Freitag, 16. September 2016

Rag'n'Bone Man: Human



Die britische Musik erlebt im Jahr 2016 irgendwie ein Tief. Zumindest was die Präsenz auf dem europäischen Kontinent angeht. Derzeit sind gerade mal wenig mehr als 10 Produktionen der deutschen Top 100 unter Beteiligung britischer Acts entstanden. Was ist denn da los? – Brexit total oder was?

Gut, dass es da ein neues Gesicht schafft, sich zu etablieren und unsere Tage zu begleiten. Dazu noch mit richtig guter Musik. Denn das, was Rag'n'Bone Man abliefert ist waschechter Soul. Vor ein paar Jahren hatte ich so etwas wie den New British Soul aufgespürt: Gefühlvolle und stimmgewaltige Soul-Interpreten, die ganz selbstbewusst moderne Produtkionsweisen für sich entdeckten und gern auch in die Elektronikkiste griffen. Mit Rag'n'Bone Man geht es wieder ein Stück zurück zum Ursprung.

Da steht ein Mann wie ein Holzfäller auf der Bühne. Unrasiert, tätowiert – ein Kerl, der selbst im unbändigsten Sturm stand hält. Vielleicht ist seine Art sich zu kleiden ein wenig merkwürdig. Aber ich würde sofort erwarten, dass dieser Typ losbrüllt und mit Stahlgewitter auf sein Publikum eindrischt. Das genaue Gegenteil ist der Fall. Statt protzender Lautstärke erklingt da eine Stimme, die Gefühle zulässt. Rau und trotzdem sensibel. Voller Leben und mit der Fähigkeit, mir etwas zu erzählen.

Zum Beispiel erklärt er mir, dass er alles andere als ein Überheld ist oder ein Prophet. Er besteht darauf ein Mensch zu sein mit Fehlern, der Fehler macht, der sich irren kann, der Dinge falsch einschätzt. Und gleichzeitig sagt er mir, dass er sicher nicht dafür verantwortlich ist, was ich tue oder du oder sonst jemand. Jeder ist für sein eigenes Handeln verantwortlich. Auch für seine Fehler. Und dann sagt er mir noch: Guck dir die an, die wirklich Probleme haben, die das Glück verlassen hat.

Eine schöne Hymne und Aufforderung endlich mit dem Jammern aufzuhören. Nehmt euer Leben in die eigenen Hände und übernehmt endlich Verantwortung dafür. Passt ganz gut zu dem, was sich da so in den letzten Monaten gesellschaftlich abgespielt hat. Da wurden und werden ja auch ganz gern Buhmänner allüberall gesucht. Und dann macht man sein Kreuz halt irgendwohin, nur um es denen mal so richtig zu zeigen, die vermeintlich an allem schuld sind. Und plötzlich sitzt man noch tiefer in der Scheiße. Dumm gelaufen.

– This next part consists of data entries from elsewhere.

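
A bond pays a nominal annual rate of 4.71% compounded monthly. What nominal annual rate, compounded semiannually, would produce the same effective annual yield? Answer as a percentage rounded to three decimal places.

EAR = (1 + 0.0471/12)^12 − 1 = 0.048130.
Solve (1 + r/2)^2 = 1.048130: r/2 = 1.048130^(1/2) − 1 = 0.023782, so r = 0.047565 = 4.756%.

4.756%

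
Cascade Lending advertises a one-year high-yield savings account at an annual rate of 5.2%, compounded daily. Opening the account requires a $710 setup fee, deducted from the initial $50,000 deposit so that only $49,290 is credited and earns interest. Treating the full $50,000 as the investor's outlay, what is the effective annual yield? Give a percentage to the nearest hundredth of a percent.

3.84%

Value after one year: 49,290 × (1 + 0.052/365)^365 = 49,290 × 1.053372 = $51,920.70.
Effective yield on the $50,000 outlay: 51,920.70 / 50,000 − 1 = 0.038414 = 3.84%.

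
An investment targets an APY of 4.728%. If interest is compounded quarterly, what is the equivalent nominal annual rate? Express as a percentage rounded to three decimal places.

4.646%

(1 + r/4)^4 − 1 = 0.04728, so 1 + r/4 = 1.04728^(1/4).
r/4 = 0.011616, so r = 0.046464 = 4.646%.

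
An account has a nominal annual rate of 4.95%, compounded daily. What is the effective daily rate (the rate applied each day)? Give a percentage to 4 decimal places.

0.0136%

With a nominal annual rate compounded daily, the periodic rate is the nominal rate divided by 365.
i = 0.0495 / 365 = 0.0001356 = 0.0136%.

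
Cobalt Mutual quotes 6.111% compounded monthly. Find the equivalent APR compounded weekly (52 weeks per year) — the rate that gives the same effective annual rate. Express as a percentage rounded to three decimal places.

EAR = (1 + 0.06111/12)^12 − 1 = 0.062851.
Solve (1 + r/52)^52 = 1.062851: r/52 = 1.062851^(1/52) − 1 = 0.001173, so r = 0.060991 = 6.099%.

6.099%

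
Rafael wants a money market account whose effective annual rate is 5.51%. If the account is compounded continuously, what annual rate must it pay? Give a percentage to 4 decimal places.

5.3636%

Continuous: nominal r satisfies e^r − 1 = 0.0551.
r = ln(1 + 0.0551) = ln(1.0551) = 0.053636 = 5.3636%.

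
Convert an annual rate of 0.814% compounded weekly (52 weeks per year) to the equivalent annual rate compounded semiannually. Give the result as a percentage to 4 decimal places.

0.8156%

EAR = (1 + 0.00814/52)^52 − 1 = 0.008173.
Solve (1 + r/2)^2 = 1.008173: r/2 = 1.008173^(1/2) − 1 = 0.004078, so r = 0.008156 = 0.8156%.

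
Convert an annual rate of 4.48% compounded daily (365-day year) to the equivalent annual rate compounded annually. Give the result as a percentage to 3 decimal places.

EAR = (1 + 0.0448/365)^365 − 1 = 0.045816.
Compounded annually, the equivalent nominal rate is the EAR itself: 4.582%.

4.582%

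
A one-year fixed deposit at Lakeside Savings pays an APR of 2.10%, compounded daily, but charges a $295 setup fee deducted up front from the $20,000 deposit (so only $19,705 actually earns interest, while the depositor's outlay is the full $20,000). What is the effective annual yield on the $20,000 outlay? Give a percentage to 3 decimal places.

Value after one year: 19,705 × (1 + 0.0210/365)^365 = 19,705 × 1.021221 = $20,123.17.
Effective yield on the $20,000 outlay: 20,123.17 / 20,000 − 1 = 0.006158 = 0.616%.

0.616%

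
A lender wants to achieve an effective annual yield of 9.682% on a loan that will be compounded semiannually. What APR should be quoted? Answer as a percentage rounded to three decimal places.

9.458%

(1 + r/2)^2 − 1 = 0.09682, so 1 + r/2 = 1.09682^(1/2).
r/2 = 0.047292, so r = 0.094583 = 9.458%.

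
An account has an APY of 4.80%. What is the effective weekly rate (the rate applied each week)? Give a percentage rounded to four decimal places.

The per-week rate i satisfies (1 + i)^52 = 1 + 0.0480.
i = 1.0480^(1/52) − 1 = 0.0009020 = 0.0902%.

0.0902%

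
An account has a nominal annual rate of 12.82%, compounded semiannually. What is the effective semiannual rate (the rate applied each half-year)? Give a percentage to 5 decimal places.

With a nominal annual rate compounded semiannually, the periodic rate is the nominal rate divided by 2.
i = 0.1282 / 2 = 0.0641000 = 6.41000%.

6.41000%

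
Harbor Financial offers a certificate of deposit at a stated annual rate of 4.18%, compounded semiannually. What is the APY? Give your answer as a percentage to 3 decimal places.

EAR = (1 + 0.0418/2)^2 − 1.
= (1 + 0.020900)^2 − 1 = 1.042237 − 1 = 4.224%.

4.224%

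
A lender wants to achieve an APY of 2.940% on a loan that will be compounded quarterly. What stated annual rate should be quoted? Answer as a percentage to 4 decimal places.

(1 + r/4)^4 − 1 = 0.02940, so 1 + r/4 = 1.02940^(1/4).
r/4 = 0.007270, so r = 0.029081 = 2.9081%.

2.9081%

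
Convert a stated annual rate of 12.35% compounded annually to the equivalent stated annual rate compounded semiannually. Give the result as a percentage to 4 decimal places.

11.9906%

Compounded annually, EAR = nominal = 0.123500.
Solve (1 + r/2)^2 = 1.123500: r/2 = 1.123500^(1/2) − 1 = 0.059953, so r = 0.119906 = 11.9906%.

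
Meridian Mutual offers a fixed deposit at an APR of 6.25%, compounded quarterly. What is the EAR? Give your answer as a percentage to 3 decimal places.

6.398%

EAR = (1 + 0.0625/4)^4 − 1.
= 1.063980 − 1 = 6.398%.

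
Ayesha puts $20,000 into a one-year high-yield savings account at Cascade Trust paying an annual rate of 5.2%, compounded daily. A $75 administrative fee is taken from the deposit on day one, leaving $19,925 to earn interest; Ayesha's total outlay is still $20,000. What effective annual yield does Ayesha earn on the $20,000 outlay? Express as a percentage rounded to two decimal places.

Value after one year: 19,925 × (1 + 0.052/365)^365 = 19,925 × 1.053372 = $20,988.43.
Effective yield on the $20,000 outlay: 20,988.43 / 20,000 − 1 = 0.049422 = 4.94%.

4.94%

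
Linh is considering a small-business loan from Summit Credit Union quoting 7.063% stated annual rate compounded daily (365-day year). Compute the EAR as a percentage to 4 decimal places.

7.3177%

EAR = (1 + 0.07063/365)^365 − 1.
= 1.073177 − 1 = 7.3177%.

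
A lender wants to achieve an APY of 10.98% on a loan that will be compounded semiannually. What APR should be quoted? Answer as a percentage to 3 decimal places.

10.694%

(1 + r/2)^2 − 1 = 0.1098, so 1 + r/2 = 1.1098^(1/2).
r/2 = 0.053470, so r = 0.106941 = 10.694%.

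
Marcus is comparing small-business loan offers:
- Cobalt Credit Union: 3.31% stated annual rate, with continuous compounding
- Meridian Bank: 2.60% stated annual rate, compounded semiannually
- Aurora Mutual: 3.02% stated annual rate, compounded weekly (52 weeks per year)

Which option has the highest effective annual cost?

Cobalt Credit Union

Cobalt Credit Union: e^0.0331 − 1 = 3.365%
Meridian Bank: (1 + 0.0260/2)^2 − 1 = 2.617%
Aurora Mutual: (1 + 0.0302/52)^52 − 1 = 3.065%
The highest effective annual rate is Cobalt Credit Union at 3.365%.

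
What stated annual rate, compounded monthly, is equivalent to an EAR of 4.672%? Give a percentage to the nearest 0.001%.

4.575%

(1 + r/12)^12 − 1 = 0.04672, so 1 + r/12 = 1.04672^(1/12).
r/12 = 0.003812, so r = 0.045748 = 4.575%.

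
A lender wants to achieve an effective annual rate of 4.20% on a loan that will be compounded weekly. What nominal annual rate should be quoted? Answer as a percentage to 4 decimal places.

4.1158%

(1 + r/52)^52 − 1 = 0.0420, so 1 + r/52 = 1.0420^(1/52).
r/52 = 0.000792, so r = 0.041158 = 4.1158%.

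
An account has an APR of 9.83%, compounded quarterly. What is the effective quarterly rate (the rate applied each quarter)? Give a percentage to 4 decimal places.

2.4575%

With a nominal annual rate compounded quarterly, the periodic rate is the nominal rate divided by 4.
i = 0.0983 / 4 = 0.0245750 = 2.4575%.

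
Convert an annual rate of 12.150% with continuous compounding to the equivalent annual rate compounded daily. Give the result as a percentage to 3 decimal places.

12.152%

EAR under continuous compounding: e^0.12150 − 1 = 0.129189.
Solve (1 + r/365)^365 = 1.129189: r/365 = 1.129189^(1/365) − 1 = 0.000333, so r = 0.121520 = 12.152%.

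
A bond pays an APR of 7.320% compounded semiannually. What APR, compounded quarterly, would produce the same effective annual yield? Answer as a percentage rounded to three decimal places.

7.254%

EAR = (1 + 0.07320/2)^2 − 1 = 0.074540.
Solve (1 + r/4)^4 = 1.074540: r/4 = 1.074540^(1/4) − 1 = 0.018136, so r = 0.072542 = 7.254%.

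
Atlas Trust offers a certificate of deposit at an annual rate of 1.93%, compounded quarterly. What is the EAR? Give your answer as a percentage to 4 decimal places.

EAR = (1 + 0.0193/4)^4 − 1.
= 1.019440 − 1 = 1.9440%.

1.9440%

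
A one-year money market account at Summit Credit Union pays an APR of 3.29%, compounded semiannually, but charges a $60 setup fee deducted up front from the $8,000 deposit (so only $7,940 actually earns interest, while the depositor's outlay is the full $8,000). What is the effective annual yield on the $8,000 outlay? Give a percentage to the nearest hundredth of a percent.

Value after one year: 7,940 × (1 + 0.0329/2)^2 = 7,940 × 1.033171 = $8,203.37.
Effective yield on the $8,000 outlay: 8,203.37 / 8,000 − 1 = 0.025422 = 2.54%.

2.54%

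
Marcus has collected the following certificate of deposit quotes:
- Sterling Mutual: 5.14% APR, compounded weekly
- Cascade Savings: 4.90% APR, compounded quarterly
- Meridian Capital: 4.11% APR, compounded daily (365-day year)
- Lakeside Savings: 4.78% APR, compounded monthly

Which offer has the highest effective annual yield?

Sterling Mutual

Sterling Mutual: (1 + 0.0514/52)^52 − 1 = 5.272%
Cascade Savings: (1 + 0.0490/4)^4 − 1 = 4.991%
Meridian Capital: (1 + 0.0411/365)^365 − 1 = 4.195%
Lakeside Savings: (1 + 0.0478/12)^12 − 1 = 4.886%
The highest effective annual rate is Sterling Mutual at 5.272%.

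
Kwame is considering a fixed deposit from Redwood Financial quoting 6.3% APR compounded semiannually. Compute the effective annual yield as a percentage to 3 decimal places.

EAR = (1 + 0.063/2)^2 − 1.
= (1 + 0.031500)^2 − 1 = 1.063992 − 1 = 6.399%.

6.399%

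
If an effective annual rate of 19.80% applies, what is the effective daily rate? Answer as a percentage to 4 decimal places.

The per-day rate i satisfies (1 + i)^365 = 1 + 0.1980.
i = 1.1980^(1/365) − 1 = 0.0004951 = 0.0495%.

0.0495%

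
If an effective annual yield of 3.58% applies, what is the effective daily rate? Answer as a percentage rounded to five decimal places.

0.00964%

The per-day rate i satisfies (1 + i)^365 = 1 + 0.0358.
i = 1.0358^(1/365) − 1 = 0.0000964 = 0.00964%.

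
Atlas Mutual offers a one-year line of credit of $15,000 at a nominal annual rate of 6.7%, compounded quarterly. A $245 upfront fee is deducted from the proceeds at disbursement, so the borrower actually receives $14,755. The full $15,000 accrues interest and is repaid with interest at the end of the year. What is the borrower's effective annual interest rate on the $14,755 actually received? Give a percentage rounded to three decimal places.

Amount owed after one year: 15,000 × (1 + 0.067/4)^4 = 15,000 × 1.068702 = $16,030.53.
Effective rate on net proceeds: 16,030.53 / 14,755 − 1 = 0.086448 = 8.645%.

8.645%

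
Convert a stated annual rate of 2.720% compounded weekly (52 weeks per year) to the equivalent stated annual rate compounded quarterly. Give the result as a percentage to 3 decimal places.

2.729%

EAR = (1 + 0.02720/52)^52 − 1 = 0.027566.
Solve (1 + r/4)^4 = 1.027566: r/4 = 1.027566^(1/4) − 1 = 0.006821, so r = 0.027286 = 2.729%.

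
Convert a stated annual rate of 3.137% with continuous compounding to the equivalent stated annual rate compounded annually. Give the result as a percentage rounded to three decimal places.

EAR under continuous compounding: e^0.03137 − 1 = 0.031867.
Compounded annually, the equivalent nominal rate is the EAR itself: 3.187%.

3.187%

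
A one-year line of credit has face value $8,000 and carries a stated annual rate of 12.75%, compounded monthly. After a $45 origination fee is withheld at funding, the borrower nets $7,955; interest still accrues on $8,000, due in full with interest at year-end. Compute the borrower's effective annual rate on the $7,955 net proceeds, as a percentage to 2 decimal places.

Amount owed after one year: 8,000 × (1 + 0.1275/12)^12 = 8,000 × 1.135221 = $9,081.77.
Effective rate on net proceeds: 9,081.77 / 7,955 − 1 = 0.141643 = 14.16%.

14.16%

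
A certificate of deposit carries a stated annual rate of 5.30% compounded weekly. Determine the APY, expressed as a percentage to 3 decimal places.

5.440%

EAR = (1 + 0.0530/52)^52 − 1.
= 1.054401 − 1 = 5.440%.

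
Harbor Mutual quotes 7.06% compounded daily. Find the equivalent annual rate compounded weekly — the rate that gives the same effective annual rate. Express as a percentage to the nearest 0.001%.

EAR = (1 + 0.0706/365)^365 − 1 = 0.073145.
Solve (1 + r/52)^52 = 1.073145: r/52 = 1.073145^(1/52) − 1 = 0.001358, so r = 0.070641 = 7.064%.

7.064%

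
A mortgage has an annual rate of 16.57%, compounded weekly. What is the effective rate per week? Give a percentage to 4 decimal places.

0.3187%

With a nominal annual rate compounded weekly, the periodic rate is the nominal rate divided by 52.
i = 0.1657 / 52 = 0.0031865 = 0.3187%.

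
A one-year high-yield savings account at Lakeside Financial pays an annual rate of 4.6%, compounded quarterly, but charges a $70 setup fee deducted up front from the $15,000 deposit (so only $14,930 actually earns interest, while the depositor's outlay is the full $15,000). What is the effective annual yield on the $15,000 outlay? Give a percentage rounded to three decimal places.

Value after one year: 14,930 × (1 + 0.046/4)^4 = 14,930 × 1.046800 = $15,628.72.
Effective yield on the $15,000 outlay: 15,628.72 / 15,000 − 1 = 0.041915 = 4.191%.

4.191%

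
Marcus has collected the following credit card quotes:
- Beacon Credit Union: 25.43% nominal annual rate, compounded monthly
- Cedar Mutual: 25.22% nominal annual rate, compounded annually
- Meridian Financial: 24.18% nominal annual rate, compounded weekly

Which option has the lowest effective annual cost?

Beacon Credit Union: (1 + 0.2543/12)^12 − 1 = 28.614%
Cedar Mutual: compounded annually, EAR = 25.220%
Meridian Financial: (1 + 0.2418/52)^52 − 1 = 27.283%
The lowest effective annual rate is Cedar Mutual at 25.220%.

Cedar Mutual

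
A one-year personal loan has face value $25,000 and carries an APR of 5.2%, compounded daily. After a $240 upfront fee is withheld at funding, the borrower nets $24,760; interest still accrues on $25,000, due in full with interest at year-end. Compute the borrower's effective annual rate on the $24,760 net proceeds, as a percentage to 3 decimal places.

6.358%

Amount owed after one year: 25,000 × (1 + 0.052/365)^365 = 25,000 × 1.053372 = $26,334.30.
Effective rate on net proceeds: 26,334.30 / 24,760 − 1 = 0.063582 = 6.358%.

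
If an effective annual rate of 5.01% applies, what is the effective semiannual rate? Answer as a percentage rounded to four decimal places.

The per-half-year rate i satisfies (1 + i)^2 = 1 + 0.0501.
i = 1.0501^(1/2) − 1 = 0.0247439 = 2.4744%.

2.4744%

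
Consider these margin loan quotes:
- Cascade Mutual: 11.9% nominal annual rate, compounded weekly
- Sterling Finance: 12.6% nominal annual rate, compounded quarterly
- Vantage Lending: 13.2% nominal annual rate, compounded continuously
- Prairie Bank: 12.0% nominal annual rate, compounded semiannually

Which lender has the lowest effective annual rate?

Cascade Mutual: (1 + 0.119/52)^52 − 1 = 12.622%
Sterling Finance: (1 + 0.126/4)^4 − 1 = 13.208%
Vantage Lending: e^0.132 − 1 = 14.111%
Prairie Bank: (1 + 0.120/2)^2 − 1 = 12.360%
The lowest effective annual rate is Prairie Bank at 12.360%.

Prairie Bank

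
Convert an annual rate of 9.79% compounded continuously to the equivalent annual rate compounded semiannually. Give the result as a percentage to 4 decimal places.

10.0336%

EAR under continuous compounding: e^0.0979 − 1 = 0.102852.
Solve (1 + r/2)^2 = 1.102852: r/2 = 1.102852^(1/2) − 1 = 0.050168, so r = 0.100336 = 10.0336%.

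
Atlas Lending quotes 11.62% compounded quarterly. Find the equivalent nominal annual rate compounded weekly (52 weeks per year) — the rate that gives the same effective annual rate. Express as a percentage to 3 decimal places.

EAR = (1 + 0.1162/4)^4 − 1 = 0.121362.
Solve (1 + r/52)^52 = 1.121362: r/52 = 1.121362^(1/52) − 1 = 0.002205, so r = 0.114670 = 11.467%.

11.467%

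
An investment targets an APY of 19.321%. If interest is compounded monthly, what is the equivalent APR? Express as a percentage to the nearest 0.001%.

17.795%

(1 + r/12)^12 − 1 = 0.19321, so 1 + r/12 = 1.19321^(1/12).
r/12 = 0.014829, so r = 0.177954 = 17.795%.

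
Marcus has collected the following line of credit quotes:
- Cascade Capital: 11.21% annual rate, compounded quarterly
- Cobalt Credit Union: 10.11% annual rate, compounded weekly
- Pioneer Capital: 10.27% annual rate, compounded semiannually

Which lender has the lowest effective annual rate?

Pioneer Capital

Cascade Capital: (1 + 0.1121/4)^4 − 1 = 11.690%
Cobalt Credit Union: (1 + 0.1011/52)^52 − 1 = 10.628%
Pioneer Capital: (1 + 0.1027/2)^2 − 1 = 10.534%
The lowest effective annual rate is Pioneer Capital at 10.534%.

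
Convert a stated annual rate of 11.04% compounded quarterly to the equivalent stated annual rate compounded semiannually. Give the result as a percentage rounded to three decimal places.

11.192%

EAR = (1 + 0.1104/4)^4 − 1 = 0.115055.
Solve (1 + r/2)^2 = 1.115055: r/2 = 1.115055^(1/2) − 1 = 0.055962, so r = 0.111924 = 11.192%.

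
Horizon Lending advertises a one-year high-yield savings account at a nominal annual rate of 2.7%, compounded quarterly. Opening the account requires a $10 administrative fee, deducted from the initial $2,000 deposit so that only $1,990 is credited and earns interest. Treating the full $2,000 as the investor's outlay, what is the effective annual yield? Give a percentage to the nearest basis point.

2.21%

Value after one year: 1,990 × (1 + 0.027/4)^4 = 1,990 × 1.027275 = $2,044.28.
Effective yield on the $2,000 outlay: 2,044.28 / 2,000 − 1 = 0.022138 = 2.21%.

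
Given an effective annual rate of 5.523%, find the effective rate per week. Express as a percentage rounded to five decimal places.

0.10344%

The per-week rate i satisfies (1 + i)^52 = 1 + 0.05523.
i = 1.05523^(1/52) − 1 = 0.0010344 = 0.10344%.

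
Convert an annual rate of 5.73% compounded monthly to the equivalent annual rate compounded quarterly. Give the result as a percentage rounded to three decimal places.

EAR = (1 + 0.0573/12)^12 − 1 = 0.058829.
Solve (1 + r/4)^4 = 1.058829: r/4 = 1.058829^(1/4) − 1 = 0.014394, so r = 0.057574 = 5.757%.

5.757%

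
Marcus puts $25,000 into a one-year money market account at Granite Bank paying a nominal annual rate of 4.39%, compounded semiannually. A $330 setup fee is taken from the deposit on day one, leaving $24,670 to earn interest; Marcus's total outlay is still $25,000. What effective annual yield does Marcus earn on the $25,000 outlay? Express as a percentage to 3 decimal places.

Value after one year: 24,670 × (1 + 0.0439/2)^2 = 24,670 × 1.044382 = $25,764.90.
Effective yield on the $25,000 outlay: 25,764.90 / 25,000 − 1 = 0.030596 = 3.060%.

3.060%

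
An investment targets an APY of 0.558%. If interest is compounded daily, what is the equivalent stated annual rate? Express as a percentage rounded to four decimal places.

(1 + r/365)^365 − 1 = 0.00558, so 1 + r/365 = 1.00558^(1/365).
r/365 = 0.000015, so r = 0.005565 = 0.5565%.

0.5565%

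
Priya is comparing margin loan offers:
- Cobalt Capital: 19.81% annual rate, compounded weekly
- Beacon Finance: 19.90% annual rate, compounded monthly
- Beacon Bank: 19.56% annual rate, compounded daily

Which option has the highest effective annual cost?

Cobalt Capital: (1 + 0.1981/52)^52 − 1 = 21.863%
Beacon Finance: (1 + 0.1990/12)^12 − 1 = 21.819%
Beacon Bank: (1 + 0.1956/365)^365 − 1 = 21.598%
The highest effective annual rate is Cobalt Capital at 21.863%.

Cobalt Capital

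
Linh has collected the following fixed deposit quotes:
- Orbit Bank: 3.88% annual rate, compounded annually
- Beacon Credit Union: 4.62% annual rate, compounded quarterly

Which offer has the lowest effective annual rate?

Orbit Bank: compounded annually, EAR = 3.880%
Beacon Credit Union: (1 + 0.0462/4)^4 − 1 = 4.701%
The lowest effective annual rate is Orbit Bank at 3.880%.

Orbit Bank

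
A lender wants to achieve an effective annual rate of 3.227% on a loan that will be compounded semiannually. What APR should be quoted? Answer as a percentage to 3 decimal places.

(1 + r/2)^2 − 1 = 0.03227, so 1 + r/2 = 1.03227^(1/2).
r/2 = 0.016007, so r = 0.032014 = 3.201%.

3.201%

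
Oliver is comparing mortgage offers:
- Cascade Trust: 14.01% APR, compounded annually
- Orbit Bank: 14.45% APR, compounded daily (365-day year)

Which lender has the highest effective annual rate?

Cascade Trust: compounded annually, EAR = 14.010%
Orbit Bank: (1 + 0.1445/365)^365 − 1 = 15.543%
The highest effective annual rate is Orbit Bank at 15.543%.

Orbit Bank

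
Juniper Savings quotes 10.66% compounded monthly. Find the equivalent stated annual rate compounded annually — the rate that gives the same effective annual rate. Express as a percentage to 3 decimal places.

EAR = (1 + 0.1066/12)^12 − 1 = 0.111966.
Compounded annually, the equivalent nominal rate is the EAR itself: 11.197%.

11.197%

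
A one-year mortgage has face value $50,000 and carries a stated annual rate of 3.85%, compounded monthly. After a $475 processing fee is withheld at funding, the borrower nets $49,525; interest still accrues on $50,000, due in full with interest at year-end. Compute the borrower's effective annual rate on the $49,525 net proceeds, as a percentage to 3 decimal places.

4.915%

Amount owed after one year: 50,000 × (1 + 0.0385/12)^12 = 50,000 × 1.039187 = $51,959.33.
Effective rate on net proceeds: 51,959.33 / 49,525 − 1 = 0.049154 = 4.915%.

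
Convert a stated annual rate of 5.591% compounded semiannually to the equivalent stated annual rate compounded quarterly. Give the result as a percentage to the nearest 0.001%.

EAR = (1 + 0.05591/2)^2 − 1 = 0.056691.
Solve (1 + r/4)^4 = 1.056691: r/4 = 1.056691^(1/4) − 1 = 0.013881, so r = 0.055525 = 5.552%.

5.552%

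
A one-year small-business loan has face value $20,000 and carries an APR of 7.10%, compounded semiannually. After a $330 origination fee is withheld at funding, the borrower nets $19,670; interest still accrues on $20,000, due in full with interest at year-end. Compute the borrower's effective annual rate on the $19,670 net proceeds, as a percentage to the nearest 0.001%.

9.025%

Amount owed after one year: 20,000 × (1 + 0.0710/2)^2 = 20,000 × 1.072260 = $21,445.21.
Effective rate on net proceeds: 21,445.21 / 19,670 − 1 = 0.090249 = 9.025%.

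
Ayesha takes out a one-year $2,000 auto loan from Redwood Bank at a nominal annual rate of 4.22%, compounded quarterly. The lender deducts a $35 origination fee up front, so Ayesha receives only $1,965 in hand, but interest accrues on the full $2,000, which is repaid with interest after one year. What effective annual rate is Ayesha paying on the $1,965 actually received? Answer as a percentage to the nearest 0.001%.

6.145%

Amount owed after one year: 2,000 × (1 + 0.0422/4)^4 = 2,000 × 1.042873 = $2,085.75.
Effective rate on net proceeds: 2,085.75 / 1,965 − 1 = 0.061448 = 6.145%.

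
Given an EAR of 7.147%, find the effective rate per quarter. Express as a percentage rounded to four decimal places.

The per-quarter rate i satisfies (1 + i)^4 = 1 + 0.07147.
i = 1.07147^(1/4) − 1 = 0.0174077 = 1.7408%.

1.7408%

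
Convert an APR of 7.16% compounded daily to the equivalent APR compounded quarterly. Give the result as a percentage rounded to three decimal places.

EAR = (1 + 0.0716/365)^365 − 1 = 0.074218.
Solve (1 + r/4)^4 = 1.074218: r/4 = 1.074218^(1/4) − 1 = 0.018059, so r = 0.072238 = 7.224%.

7.224%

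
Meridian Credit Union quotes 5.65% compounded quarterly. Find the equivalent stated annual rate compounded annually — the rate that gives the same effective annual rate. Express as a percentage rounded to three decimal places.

EAR = (1 + 0.0565/4)^4 − 1 = 0.057708.
Compounded annually, the equivalent nominal rate is the EAR itself: 5.771%.

5.771%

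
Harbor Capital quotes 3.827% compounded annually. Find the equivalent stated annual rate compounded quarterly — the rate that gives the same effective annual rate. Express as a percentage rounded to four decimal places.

3.7733%

Compounded annually, EAR = nominal = 0.038270.
Solve (1 + r/4)^4 = 1.038270: r/4 = 1.038270^(1/4) − 1 = 0.009433, so r = 0.037733 = 3.7733%.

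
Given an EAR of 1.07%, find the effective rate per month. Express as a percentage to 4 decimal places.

The per-month rate i satisfies (1 + i)^12 = 1 + 0.0107.
i = 1.0107^(1/12) − 1 = 0.0008873 = 0.0887%.

0.0887%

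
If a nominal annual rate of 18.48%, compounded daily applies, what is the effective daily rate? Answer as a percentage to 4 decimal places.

0.0506%

With a nominal annual rate compounded daily, the periodic rate is the nominal rate divided by 365.
i = 0.1848 / 365 = 0.0005063 = 0.0506%.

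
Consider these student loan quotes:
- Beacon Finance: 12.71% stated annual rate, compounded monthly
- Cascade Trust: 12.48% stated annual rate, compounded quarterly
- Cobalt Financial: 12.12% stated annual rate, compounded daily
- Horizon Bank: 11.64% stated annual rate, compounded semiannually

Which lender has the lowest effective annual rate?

Beacon Finance: (1 + 0.1271/12)^12 − 1 = 13.477%
Cascade Trust: (1 + 0.1248/4)^4 − 1 = 13.076%
Cobalt Financial: (1 + 0.1212/365)^365 − 1 = 12.883%
Horizon Bank: (1 + 0.1164/2)^2 − 1 = 11.979%
The lowest effective annual rate is Horizon Bank at 11.979%.

Horizon Bank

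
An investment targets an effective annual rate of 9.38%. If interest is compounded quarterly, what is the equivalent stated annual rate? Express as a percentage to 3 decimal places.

(1 + r/4)^4 − 1 = 0.0938, so 1 + r/4 = 1.0938^(1/4).
r/4 = 0.022668, so r = 0.090670 = 9.067%.

9.067%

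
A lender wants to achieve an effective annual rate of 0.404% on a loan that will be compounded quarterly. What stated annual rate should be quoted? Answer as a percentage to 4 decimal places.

(1 + r/4)^4 − 1 = 0.00404, so 1 + r/4 = 1.00404^(1/4).
r/4 = 0.001008, so r = 0.004034 = 0.4034%.

0.4034%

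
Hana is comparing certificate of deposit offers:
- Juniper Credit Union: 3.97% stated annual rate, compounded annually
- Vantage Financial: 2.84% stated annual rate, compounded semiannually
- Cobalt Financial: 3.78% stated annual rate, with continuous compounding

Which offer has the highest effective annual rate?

Juniper Credit Union: compounded annually, EAR = 3.970%
Vantage Financial: (1 + 0.0284/2)^2 − 1 = 2.860%
Cobalt Financial: e^0.0378 − 1 = 3.852%
The highest effective annual rate is Juniper Credit Union at 3.970%.

Juniper Credit Union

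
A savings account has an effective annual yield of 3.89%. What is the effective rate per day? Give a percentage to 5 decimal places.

The per-day rate i satisfies (1 + i)^365 = 1 + 0.0389.
i = 1.0389^(1/365) − 1 = 0.0001046 = 0.01046%.

0.01046%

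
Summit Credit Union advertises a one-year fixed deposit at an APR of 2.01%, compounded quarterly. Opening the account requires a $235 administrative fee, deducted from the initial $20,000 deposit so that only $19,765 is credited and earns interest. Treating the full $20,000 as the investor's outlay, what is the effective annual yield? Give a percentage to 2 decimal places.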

Dazu gesellt sich ein Video, das beeindruckt vor allem durch seine Unaufgeregtheit. Ganz simpel, ganz normal zeigt es mir menschliche Gesichter. Und präsentiert damit die ganze Vielfältigkeit unseres Lebens. Alles Personen wie du und ich. Alle mit Fehlern. Und alle trotzdem einmalig.

Ich denk' es wird Zeit, dass wir wieder mehr auf solche Leute wie Rory Graham hören. Und es wird auch Zeit, dass wieder mehr wie er Musik machen.